Indicator constraints consist of a binary variable and a linear constraint. The constraint holds when the binary variable takes the value 1. The constraint may or may not hold when the binary variable takes the value 0. To enforce the constraint x + y <= 1 when the binary variable a is 1, use:
julia> model = Model();
julia> @variable(model, x)
x
julia> @variable(model, y)
y
julia> @variable(model, a, Bin)
a
julia> @constraint(model, a --> {x + y <= 1})
a --> {x + y ≤ 1}
Now, is only one of the two logical implications implemented? Namely, if the binary variable a==1, then the inequality is satisfied enforced, but how about the other logical implications? That is, if the inequality is satisfied, does it imply that the binary variable is 1?
And if not, can it be expressed somehow? The warning in the documentation reads
You cannot use an expression for the left-hand side of an indicator constraint.

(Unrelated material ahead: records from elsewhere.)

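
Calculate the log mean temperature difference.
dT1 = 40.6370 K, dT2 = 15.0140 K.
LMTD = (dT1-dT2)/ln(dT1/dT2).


dT1/dT2 = 2.7066
ln(dT1/dT2) = 0.9957
LMTD = 25.6230 / 0.9957 = 25.7338 K

25.7338 K


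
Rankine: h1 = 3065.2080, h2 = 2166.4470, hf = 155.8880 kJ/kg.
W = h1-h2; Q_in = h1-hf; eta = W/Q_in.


W = 898.7610 kJ/kg
Q_in = 2909.3200 kJ/kg
eta = 0.3089 = 30.8925%

eta = 30.8925%


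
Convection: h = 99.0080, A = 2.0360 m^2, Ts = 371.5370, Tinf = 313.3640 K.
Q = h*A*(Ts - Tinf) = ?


dT = 58.1730 K
Q = 99.0080 * 2.0360 * 58.1730 = 11726.5301 W

11726.5301 W


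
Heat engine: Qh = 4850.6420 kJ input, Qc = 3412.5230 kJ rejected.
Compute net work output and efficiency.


W = 4850.6420 - 3412.5230 = 1438.1190 kJ
eta = 1438.1190 / 4850.6420 = 0.2965 = 29.6480%

W = 1438.1190 kJ, eta = 29.6480%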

which suggests that it is just not allowed to write anything like
There is no support for reversing the direction of the implication.
The main reason is that some solvers have special support for the variable-implies-inequality type of constraint, and they don’t have support for inequality-implies-variable.
I’m not sure if there is an easy way to write the one-sided implication off the top of my head. Someone else might have an idea.
Do you want the reification?
model = Model()
@variable(model, x)
@variable(model, y)
@variable(model, a, Bin)
@constraint(model, a --> {x + y <= 1})
@constraint(model, !a --> {x + y >= 1+1e-6})
I am not sure I understand the term reification, an in particular in this context here. But yes, the last two lines in your code, that is
@constraint(model, a --> {x + y <= 1})
@constraint(model, !a --> {x + y >= 1+1e-6})
seem to do the job. So, what are the shortcomings of this solution (besides the epsilon tolerance)?
I know I can always resort to the Big-M technique for both implications. But now I understand that for the forward implication (a=1) \implies (x+y\leq 1) some mixed-integer solvers offer a more straightforward path by switching certain linear constraints on or off. At first I thought that for the backward implication (x+y\leq 1) \implies (a=1), I will have to resort to the Big-M stuff. But the reformulation \neg (a=1) \implies \neg(x+y\leq 1), that is, (a=0) \implies (x+y> 1) seems to offer an elegant trick to avoid the big-M reformulation. I suspect it must have some shortcoming.